Originally posted by: The Bizzle
This is the response I just sent back to her:
Subject: Hey Lynne. Read your email response.
And that part where you say “we could not put the extraordinary time and resources into this project as we did with the Special Editions?”
The extraordinary time and resources bit is a crock. You guys rushed Lowry for the 2004 editions, and no one's even asking for THAT level of dedication here, really. We just want new transfers. It can be done, and we know it can, we know the film elements DO EXIST, and that this transfer CAN be finished. No one’s talking pristine cleanup, dirt removal. Just a new master, not the old 93 laserdisc master. Which, by the way, made your publicity dept look a little foolish, since Jim Ward said Lucasfilm looked deep in the vaults for elements. How deep you gotta go to dig up the LD master?
If you simply JUST DON'T WANT TO DO THIS then say so, but don't hide behind some set of false mitigating circumstances designed to shift blame from this shoddy business decision.
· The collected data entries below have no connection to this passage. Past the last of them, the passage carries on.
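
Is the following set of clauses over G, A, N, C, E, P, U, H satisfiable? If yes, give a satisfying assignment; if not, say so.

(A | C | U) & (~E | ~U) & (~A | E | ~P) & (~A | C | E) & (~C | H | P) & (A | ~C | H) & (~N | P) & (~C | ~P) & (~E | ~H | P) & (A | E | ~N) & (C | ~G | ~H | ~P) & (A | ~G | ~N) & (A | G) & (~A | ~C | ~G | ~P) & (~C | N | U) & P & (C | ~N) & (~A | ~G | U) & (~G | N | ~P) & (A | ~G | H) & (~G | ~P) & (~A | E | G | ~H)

G = False, A = True, N = False, C = False, E = True, P = True, U = False, H = False

Unit clause (P) forces P = True.
In (~G | ~P) only ~G is left, so G = False.
In (~C | ~P) only ~C is left, so C = False.
In (A | G) only A is left, so A = True.
In (C | ~N) only ~N is left, so N = False.
In (~A | E | ~P) only E is left, so E = True.
In (~E | ~U) only ~U is left, so U = False.
Set H = False.
All clauses satisfied.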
It costs money to make money, you've got 12 billion in merchandise sales over the past 30 years, you can cough up the relatively low price for someone along the lines of Robert Harris to go in and, using the film elements that ARE more than likely available, give the Star Wars movies some semblance of justice.
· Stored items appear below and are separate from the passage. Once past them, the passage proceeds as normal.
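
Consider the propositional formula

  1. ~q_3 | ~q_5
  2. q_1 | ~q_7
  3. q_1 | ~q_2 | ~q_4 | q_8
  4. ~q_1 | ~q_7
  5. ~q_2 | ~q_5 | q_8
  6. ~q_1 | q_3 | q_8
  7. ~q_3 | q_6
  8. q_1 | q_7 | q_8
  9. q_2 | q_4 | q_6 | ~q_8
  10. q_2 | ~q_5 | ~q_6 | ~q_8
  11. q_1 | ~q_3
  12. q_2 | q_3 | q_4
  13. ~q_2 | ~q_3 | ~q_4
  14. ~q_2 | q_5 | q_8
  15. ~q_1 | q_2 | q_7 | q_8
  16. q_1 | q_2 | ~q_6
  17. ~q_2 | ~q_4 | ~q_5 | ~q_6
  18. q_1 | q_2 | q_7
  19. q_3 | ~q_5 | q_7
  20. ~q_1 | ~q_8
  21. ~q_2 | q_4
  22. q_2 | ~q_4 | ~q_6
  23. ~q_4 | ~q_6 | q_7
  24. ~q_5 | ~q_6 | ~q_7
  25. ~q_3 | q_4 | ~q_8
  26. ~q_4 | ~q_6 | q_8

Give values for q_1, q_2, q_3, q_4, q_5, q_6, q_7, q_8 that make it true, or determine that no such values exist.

Set q_1 = False.
  then (q_1 | ~q_7) forces q_7 = False.
  then (q_1 | q_7 | q_8) forces q_8 = True.
  then (q_1 | ~q_3) forces q_3 = False.
  then (q_1 | q_2 | q_7) forces q_2 = True.
  then (q_3 | ~q_5 | q_7) forces q_5 = False.
  then (~q_2 | q_4) forces q_4 = True.
  then (~q_4 | ~q_6 | q_7) forces q_6 = False.
All clauses satisfied.

q_1=F, q_2=T, q_3=F, q_4=T, q_5=F, q_6=F, q_7=F, q_8=T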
Dont' say you can't. Because that rings utterly, hollowly false.
If you're going to spend all that marketing money making these original versions the crown jewel of your campaign to get these discs out the door, you can spend a little bit more to polish that jewel instead of trying to shove a Crackerjack ring in a black velvet jewelry box and telling me how much fun I'm having for getting it. Because the focus of your marketing isn't "You can buy them separately for the first time ever." it's "BUY THE ORIGINALS FINALLY." So something seems a little incongruous that you're willing to spend on the advertising but not the picture itself.
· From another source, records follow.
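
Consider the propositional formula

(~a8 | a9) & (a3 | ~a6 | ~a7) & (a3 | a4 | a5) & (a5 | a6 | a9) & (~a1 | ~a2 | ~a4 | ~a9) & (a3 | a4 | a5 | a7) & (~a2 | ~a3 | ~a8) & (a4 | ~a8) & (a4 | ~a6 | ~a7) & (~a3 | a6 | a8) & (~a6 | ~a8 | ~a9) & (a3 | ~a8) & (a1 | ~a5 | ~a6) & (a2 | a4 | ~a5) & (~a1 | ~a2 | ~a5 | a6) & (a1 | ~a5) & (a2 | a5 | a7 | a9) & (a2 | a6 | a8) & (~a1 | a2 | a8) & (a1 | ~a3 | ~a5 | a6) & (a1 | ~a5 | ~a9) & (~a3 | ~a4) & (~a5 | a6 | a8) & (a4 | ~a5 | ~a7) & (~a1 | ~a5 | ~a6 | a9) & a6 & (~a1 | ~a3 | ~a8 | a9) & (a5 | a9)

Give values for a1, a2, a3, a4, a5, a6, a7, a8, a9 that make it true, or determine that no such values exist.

a1=T, a2=T, a3=T, a4=F, a5=F, a6=T, a7=F, a8=F, a9=T

Unit clause (a6) forces a6 = True.
Set a1 = True.
Set a2 = True.
Set a3 = True.
  then (~a2 | ~a3 | ~a8) forces a8 = False.
  then (~a3 | ~a4) forces a4 = False.
  then (a4 | ~a6 | ~a7) forces a7 = False.
Set a5 = False.
  then (a5 | a9) forces a9 = True.
All clauses satisfied.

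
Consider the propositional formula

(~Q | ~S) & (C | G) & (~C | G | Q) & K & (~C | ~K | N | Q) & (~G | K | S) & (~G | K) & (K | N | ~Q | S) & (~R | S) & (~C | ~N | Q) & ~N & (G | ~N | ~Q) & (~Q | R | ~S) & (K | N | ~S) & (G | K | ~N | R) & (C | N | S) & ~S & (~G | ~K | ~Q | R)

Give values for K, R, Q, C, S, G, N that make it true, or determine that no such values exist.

K = True; R = False; Q = True; C = True; S = False; G = False; N = False

Unit clause (K) forces K = True.
Unit clause (~N) forces N = False.
Unit clause (~S) forces S = False.
In (~R | S) only ~R is left, so R = False.
In (C | N | S) only C is left, so C = True.
In (~C | ~K | N | Q) only Q is left, so Q = True.
In (~G | ~K | ~Q | R) only ~G is left, so G = False.
All clauses satisfied.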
It's well within your means and well within street date. License it out if you have to. If you can license out the right to make Jar Jar lollipops where 7 year olds suck on his tongue, you can license out the originals to a company like Criterion to do justice to the films where you won’t. You’ll still get the money and then some, without actually putting ANY of the cost in that way.
The options are sitting there, BEGGING for you to take one of them. And instead, you pick the worst possible option and then try to market it down our throats as a fun gift and the center of your campaign. That’s beyond dishonest.
Your company is better than this. Prove it. Please.
Yeah, time to send responses back to email@example.com. That is if we have any fight left. I see a lot of dejected "dammits' going around and fans seriously think it's not worth it. But man--if they're not going to even TRY, then they need to license this out to a company that will. they'll still profit, they'll still get their money. They won't have to put the effort in like they apparently can't be assed to do. Someone else can, and someone else will. You think Criterion is gonna turn this down? You got Robert Harris volunteering. They wanna do it--LET EM.
There's still time.
Well put! Unfortunately, I don't think that LFL will Let em.